Als häufigste Nebenwirkung wurde über Reaktionen an der Injektionsstelle berichtet, die sowohl unter Dupilumab als auch unter Plazebo auftraten (38% vs. 33%; 3). Zu weiteren Nebenwirkungen zählten Infektionen der oberen Atemwege (18% vs. 10%), Gelenkschmerzen (2% vs. 1%) und Herpesinfektionen (2% vs. 1%). Todesfälle gab es nicht. Daten zur Langzeitsicherheit von Dupilumab, das 2017 erstmals zugelassen wurde, fehlen.

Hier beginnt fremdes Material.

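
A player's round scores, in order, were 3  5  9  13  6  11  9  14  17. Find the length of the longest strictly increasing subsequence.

Track the smallest tail for each achievable length (strict):
3 → extends → [3]
5 → extends → [3, 5]
9 → extends → [3, 5, 9]
13 → extends → [3, 5, 9, 13]
6 → replaces 9 → [3, 5, 6, 13]
11 → replaces 13 → [3, 5, 6, 11]
9 → replaces 11 → [3, 5, 6, 9]
14 → extends → [3, 5, 6, 9, 14]
17 → extends → [3, 5, 6, 9, 14, 17]
Six tails, so the longest strictly increasing subsequence has length 6 (e.g. 3, 5, 9, 13, 14, 17).

6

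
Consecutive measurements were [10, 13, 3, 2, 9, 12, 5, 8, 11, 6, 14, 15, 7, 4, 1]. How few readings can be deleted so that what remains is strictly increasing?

Fewest deletions = n − (longest strictly increasing subsequence).
i:      1  2  3  4  5  6  7  8  9 10 11 12 13 14 15
a[i]:  10 13  3  2  9 12  5  8 11  6 14 15  7  4  1
dp:     1  2  1  1  2  3  2  3  4  3  5  6  4  2  1
max dp = 6, so deletions = 15 − 6 = 9.

9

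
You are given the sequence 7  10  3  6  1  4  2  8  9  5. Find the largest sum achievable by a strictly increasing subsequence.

26

Let S[i] be the best sum of a strictly increasing subsequence ending at i:
i:      1  2  3  4  5  6  7  8  9 10
a[i]:   7 10  3  6  1  4  2  8  9  5
S:      7 17  3  9  1  7  3 17 26 12
Maximum is 26 (e.g. 3 + 6 + 8 + 9).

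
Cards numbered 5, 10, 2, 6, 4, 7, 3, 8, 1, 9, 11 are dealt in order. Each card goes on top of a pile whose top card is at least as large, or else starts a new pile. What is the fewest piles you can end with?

Place each on the leftmost legal pile:
5 → new pile 1 (tops now [5])
10 → new pile 2 (tops now [5, 10])
2 → pile 1 (tops now [2, 10])
6 → pile 2 (tops now [2, 6])
4 → pile 2 (tops now [2, 4])
7 → new pile 3 (tops now [2, 4, 7])
3 → pile 2 (tops now [2, 3, 7])
8 → new pile 4 (tops now [2, 3, 7, 8])
1 → pile 1 (tops now [1, 3, 7, 8])
9 → new pile 5 (tops now [1, 3, 7, 8, 9])
11 → new pile 6 (tops now [1, 3, 7, 8, 9, 11])
Six piles.

6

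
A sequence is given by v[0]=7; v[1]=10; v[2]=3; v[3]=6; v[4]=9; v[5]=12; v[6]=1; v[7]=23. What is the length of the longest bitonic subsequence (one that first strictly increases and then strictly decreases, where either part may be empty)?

inc[i] = longest strictly increasing subsequence ending at i; dec[i] = longest strictly decreasing subsequence starting at i:
i:      0  1  2  3  4  5  6  7
v[i]:   7 10  3  6  9 12  1 23
inc:    1  2  1  2  3  4  1  5
dec:    3  3  2  2  2  2  1  1
Best peak at i=5 (value 12): inc=4, dec=2, length 4+2−1 = 5.

5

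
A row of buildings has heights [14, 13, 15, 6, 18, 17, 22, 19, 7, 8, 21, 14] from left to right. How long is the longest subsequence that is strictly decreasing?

3

Negate each value so 'decreasing' becomes 'increasing', then run patience tails on the negated sequence:
-14 → extends → [-14]
-13 → extends → [-14, -13]
-15 → replaces -14 → [-15, -13]
-6 → extends → [-15, -13, -6]
-18 → replaces -15 → [-18, -13, -6]
-17 → replaces -13 → [-18, -17, -6]
-22 → replaces -18 → [-22, -17, -6]
-19 → replaces -17 → [-22, -19, -6]
-7 → replaces -6 → [-22, -19, -7]
-8 → replaces -7 → [-22, -19, -8]
-21 → replaces -19 → [-22, -21, -8]
-14 → replaces -8 → [-22, -21, -14]
Three tails, so the longest strictly decreasing subsequence of the original has length 3.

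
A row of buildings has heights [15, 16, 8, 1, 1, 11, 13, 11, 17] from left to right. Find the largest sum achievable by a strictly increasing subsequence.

Let S[i] be the best sum of a strictly increasing subsequence ending at i:
i:      1  2  3  4  5  6  7  8  9
a[i]:  15 16  8  1  1 11 13 11 17
S:     15 31  8  1  1 19 32 19 49
Maximum is 49 (e.g. 8 + 11 + 13 + 17).

49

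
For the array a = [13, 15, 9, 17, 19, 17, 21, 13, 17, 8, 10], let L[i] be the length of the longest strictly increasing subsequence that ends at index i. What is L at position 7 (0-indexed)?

2

dp[i] = 1 + max{dp[j] : j<i, a[j]<a[i]} (or 1 if no such j):
i:      0  1  2  3  4  5  6  7  8  9 10
a[i]:  13 15  9 17 19 17 21 13 17  8 10
dp:     1  2  1  3  4  3  5  2  3  1  2
At index 7 the value is 2.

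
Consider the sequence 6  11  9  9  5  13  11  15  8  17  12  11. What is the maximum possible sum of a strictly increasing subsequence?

62

Let S[i] be the best sum of a strictly increasing subsequence ending at i:
i:      1  2  3  4  5  6  7  8  9 10 11 12
a[i]:   6 11  9  9  5 13 11 15  8 17 12 11
S:      6 17 15 15  5 30 26 45 14 62 38 26
Maximum is 62 (e.g. 6 + 11 + 13 + 15 + 17).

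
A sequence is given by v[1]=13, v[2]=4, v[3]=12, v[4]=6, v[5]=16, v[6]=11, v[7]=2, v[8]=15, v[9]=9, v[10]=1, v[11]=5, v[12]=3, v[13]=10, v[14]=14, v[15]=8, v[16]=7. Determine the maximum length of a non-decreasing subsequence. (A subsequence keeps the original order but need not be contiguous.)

Let dp[i] be the length of the longest such subsequence ending at index i:
i:      1  2  3  4  5  6  7  8  9 10 11 12 13 14 15 16
v[i]:  13  4 12  6 16 11  2 15  9  1  5  3 10 14  8  7
dp:     1  1  2  2  3  3  1  4  3  1  2  2  4  5  3  3
Maximum dp value is 5.

5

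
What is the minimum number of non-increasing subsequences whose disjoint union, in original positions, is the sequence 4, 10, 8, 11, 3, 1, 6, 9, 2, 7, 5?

3

Place each on the leftmost legal pile:
4 → new pile 1 (tops now [4])
10 → new pile 2 (tops now [4, 10])
8 → pile 2 (tops now [4, 8])
11 → new pile 3 (tops now [4, 8, 11])
3 → pile 1 (tops now [3, 8, 11])
1 → pile 1 (tops now [1, 8, 11])
6 → pile 2 (tops now [1, 6, 11])
9 → pile 3 (tops now [1, 6, 9])
2 → pile 2 (tops now [1, 2, 9])
7 → pile 3 (tops now [1, 2, 7])
5 → pile 3 (tops now [1, 2, 5])
Three piles.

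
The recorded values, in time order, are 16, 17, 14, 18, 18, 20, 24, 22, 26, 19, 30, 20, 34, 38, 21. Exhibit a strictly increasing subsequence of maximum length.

Patience tails give the LIS length; then backtrack through the dp parents:
16 → extends → [16]
17 → extends → [16, 17]
14 → replaces 16 → [14, 17]
18 → extends → [14, 17, 18]
18 → already a tail → [14, 17, 18]
20 → extends → [14, 17, 18, 20]
24 → extends → [14, 17, 18, 20, 24]
22 → replaces 24 → [14, 17, 18, 20, 22]
26 → extends → [14, 17, 18, 20, 22, 26]
19 → replaces 20 → [14, 17, 18, 19, 22, 26]
30 → extends → [14, 17, 18, 19, 22, 26, 30]
20 → replaces 22 → [14, 17, 18, 19, 20, 26, 30]
34 → extends → [14, 17, 18, 19, 20, 26, 30, 34]
38 → extends → [14, 17, 18, 19, 20, 26, 30, 34, 38]
21 → replaces 26 → [14, 17, 18, 19, 20, 21, 30, 34, 38]
Length 9; one witness is 16, 17, 18, 20, 24, 26, 30, 34, 38.

16, 17, 18, 20, 24, 26, 30, 34, 38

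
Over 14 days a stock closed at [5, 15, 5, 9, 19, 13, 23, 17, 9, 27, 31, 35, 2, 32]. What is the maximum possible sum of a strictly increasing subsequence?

Let S[i] be the best sum of a strictly increasing subsequence ending at i:
i:       1   2   3   4   5   6   7   8   9  10  11  12  13  14
a[i]:    5  15   5   9  19  13  23  17   9  27  31  35   2  32
S:       5  20   5  14  39  27  62  44  14  89 120 155   2 152
Maximum is 155 (e.g. 5 + 15 + 19 + 23 + 27 + 31 + 35).

155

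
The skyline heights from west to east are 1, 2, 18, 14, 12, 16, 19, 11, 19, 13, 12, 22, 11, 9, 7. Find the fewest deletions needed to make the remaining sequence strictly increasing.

9

Fewest deletions = n − (longest strictly increasing subsequence).
Patience tails:
1 → extends → [1]
2 → extends → [1, 2]
18 → extends → [1, 2, 18]
14 → replaces 18 → [1, 2, 14]
12 → replaces 14 → [1, 2, 12]
16 → extends → [1, 2, 12, 16]
19 → extends → [1, 2, 12, 16, 19]
11 → replaces 12 → [1, 2, 11, 16, 19]
19 → already a tail → [1, 2, 11, 16, 19]
13 → replaces 16 → [1, 2, 11, 13, 19]
12 → replaces 13 → [1, 2, 11, 12, 19]
22 → extends → [1, 2, 11, 12, 19, 22]
11 → already a tail → [1, 2, 11, 12, 19, 22]
9 → replaces 11 → [1, 2, 9, 12, 19, 22]
7 → replaces 9 → [1, 2, 7, 12, 19, 22]
Longest strictly increasing subsequence has length 6, so deletions = 15 − 6 = 9.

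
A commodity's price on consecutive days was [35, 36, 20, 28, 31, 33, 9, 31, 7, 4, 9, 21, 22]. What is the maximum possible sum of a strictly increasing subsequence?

Let S[i] be the best sum of a strictly increasing subsequence ending at i:
i:       1   2   3   4   5   6   7   8   9  10  11  12  13
a[i]:   35  36  20  28  31  33   9  31   7   4   9  21  22
S:      35  71  20  48  79 112   9  79   7   4  16  41  63
Maximum is 112 (e.g. 20 + 28 + 31 + 33).

112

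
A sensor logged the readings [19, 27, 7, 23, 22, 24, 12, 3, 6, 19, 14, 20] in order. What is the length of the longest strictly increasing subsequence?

4

Let dp[i] be the length of the longest such subsequence ending at index i:
i:      1  2  3  4  5  6  7  8  9 10 11 12
a[i]:  19 27  7 23 22 24 12  3  6 19 14 20
dp:     1  2  1  2  2  3  2  1  2  3  3  4
Maximum dp value is 4.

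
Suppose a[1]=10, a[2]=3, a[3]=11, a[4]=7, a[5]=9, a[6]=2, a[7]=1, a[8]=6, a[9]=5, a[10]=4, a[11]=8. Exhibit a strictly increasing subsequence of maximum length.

3, 7, 9

Patience tails give the LIS length; then backtrack through the dp parents:
10 → extends → [10]
3 → replaces 10 → [3]
11 → extends → [3, 11]
7 → replaces 11 → [3, 7]
9 → extends → [3, 7, 9]
2 → replaces 3 → [2, 7, 9]
1 → replaces 2 → [1, 7, 9]
6 → replaces 7 → [1, 6, 9]
5 → replaces 6 → [1, 5, 9]
4 → replaces 5 → [1, 4, 9]
8 → replaces 9 → [1, 4, 8]
Length 3; one witness is 3, 7, 9.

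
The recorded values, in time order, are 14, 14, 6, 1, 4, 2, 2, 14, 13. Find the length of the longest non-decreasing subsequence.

Let dp[i] be the length of the longest such subsequence ending at index i:
i:      1  2  3  4  5  6  7  8  9
a[i]:  14 14  6  1  4  2  2 14 13
dp:     1  2  1  1  2  2  3  4  4
Maximum dp value is 4.

4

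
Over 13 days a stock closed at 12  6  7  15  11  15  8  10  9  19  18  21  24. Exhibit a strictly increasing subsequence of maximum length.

6, 7, 11, 15, 19, 21, 24

Patience tails give the LIS length; then backtrack through the dp parents:
12 → extends → [12]
6 → replaces 12 → [6]
7 → extends → [6, 7]
15 → extends → [6, 7, 15]
11 → replaces 15 → [6, 7, 11]
15 → extends → [6, 7, 11, 15]
8 → replaces 11 → [6, 7, 8, 15]
10 → replaces 15 → [6, 7, 8, 10]
9 → replaces 10 → [6, 7, 8, 9]
19 → extends → [6, 7, 8, 9, 19]
18 → replaces 19 → [6, 7, 8, 9, 18]
21 → extends → [6, 7, 8, 9, 18, 21]
24 → extends → [6, 7, 8, 9, 18, 21, 24]
Length 7; one witness is 6, 7, 11, 15, 19, 21, 24.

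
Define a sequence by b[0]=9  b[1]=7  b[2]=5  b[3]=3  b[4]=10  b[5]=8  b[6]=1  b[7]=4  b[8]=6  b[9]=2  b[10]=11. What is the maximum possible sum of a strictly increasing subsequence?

30

Let S[i] be the best sum of a strictly increasing subsequence ending at i:
i:      0  1  2  3  4  5  6  7  8  9 10
b[i]:   9  7  5  3 10  8  1  4  6  2 11
S:      9  7  5  3 19 15  1  7 13  3 30
Maximum is 30 (e.g. 9 + 10 + 11).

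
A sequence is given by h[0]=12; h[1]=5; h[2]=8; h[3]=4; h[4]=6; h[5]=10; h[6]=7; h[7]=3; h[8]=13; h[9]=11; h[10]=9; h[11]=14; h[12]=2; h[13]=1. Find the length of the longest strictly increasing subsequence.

Let dp[i] be the length of the longest such subsequence ending at index i:
i:      0  1  2  3  4  5  6  7  8  9 10 11 12 13
h[i]:  12  5  8  4  6 10  7  3 13 11  9 14  2  1
dp:     1  1  2  1  2  3  3  1  4  4  4  5  1  1
Maximum dp value is 5.

5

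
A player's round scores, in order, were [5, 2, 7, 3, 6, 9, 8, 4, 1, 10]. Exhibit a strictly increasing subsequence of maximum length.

Patience tails give the LIS length; then backtrack through the dp parents:
5 → extends → [5]
2 → replaces 5 → [2]
7 → extends → [2, 7]
3 → replaces 7 → [2, 3]
6 → extends → [2, 3, 6]
9 → extends → [2, 3, 6, 9]
8 → replaces 9 → [2, 3, 6, 8]
4 → replaces 6 → [2, 3, 4, 8]
1 → replaces 2 → [1, 3, 4, 8]
10 → extends → [1, 3, 4, 8, 10]
Length 5; one witness is 2, 3, 6, 9, 10.

2, 3, 6, 9, 10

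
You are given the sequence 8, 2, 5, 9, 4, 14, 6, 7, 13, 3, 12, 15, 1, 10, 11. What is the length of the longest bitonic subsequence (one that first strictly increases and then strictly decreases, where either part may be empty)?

7

inc[i] = longest strictly increasing subsequence ending at i; dec[i] = longest strictly decreasing subsequence starting at i:
i:      1  2  3  4  5  6  7  8  9 10 11 12 13 14 15
a[i]:   8  2  5  9  4 14  6  7 13  3 12 15  1 10 11
inc:    1  1  2  3  2  4  3  4  5  2  5  6  1  5  6
dec:    5  2  4  4  3  4  3  3  3  2  2  2  1  1  1
Best peak at i=6 (value 14): inc=4, dec=4, length 4+4−1 = 7.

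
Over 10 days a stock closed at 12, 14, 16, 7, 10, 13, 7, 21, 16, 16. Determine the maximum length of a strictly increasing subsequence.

4

Track the smallest tail for each achievable length (strict):
12 → extends → [12]
14 → extends → [12, 14]
16 → extends → [12, 14, 16]
7 → replaces 12 → [7, 14, 16]
10 → replaces 14 → [7, 10, 16]
13 → replaces 16 → [7, 10, 13]
7 → already a tail → [7, 10, 13]
21 → extends → [7, 10, 13, 21]
16 → replaces 21 → [7, 10, 13, 16]
16 → already a tail → [7, 10, 13, 16]
Four tails, so the longest strictly increasing subsequence has length 4 (e.g. 12, 14, 16, 21).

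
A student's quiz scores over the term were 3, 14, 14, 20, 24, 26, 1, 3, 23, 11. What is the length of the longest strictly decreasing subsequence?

3

Let dp[i] be the longest strictly decreasing subsequence ending at i:
i:      1  2  3  4  5  6  7  8  9 10
a[i]:   3 14 14 20 24 26  1  3 23 11
dp:     1  1  1  1  1  1  2  2  2  3
Maximum is 3.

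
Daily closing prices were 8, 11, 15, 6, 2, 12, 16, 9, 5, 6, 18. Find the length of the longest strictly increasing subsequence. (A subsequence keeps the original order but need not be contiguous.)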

Ein Kommentar zur Publikation der Studie weist daraufhin, dass der Stellenwert von Dupilumab in der Therapie der EoE weiter unklar ist, insbesondere im Vergleich zu topischen Glukokortikosteroiden [2]. Sie erzielen bei EoE höhere histologische Remissionsraten als Dupilumab (90% vs. 60%), ein direkter Vergleich fehlt jedoch. Da die EoE eine lokal begrenzte Erkrankung ist, wird eine topische Behandlung mit Immunsuppressiva favorisiert, auch weil topische Glukokortikosteroide so wirksam sind wie systemische.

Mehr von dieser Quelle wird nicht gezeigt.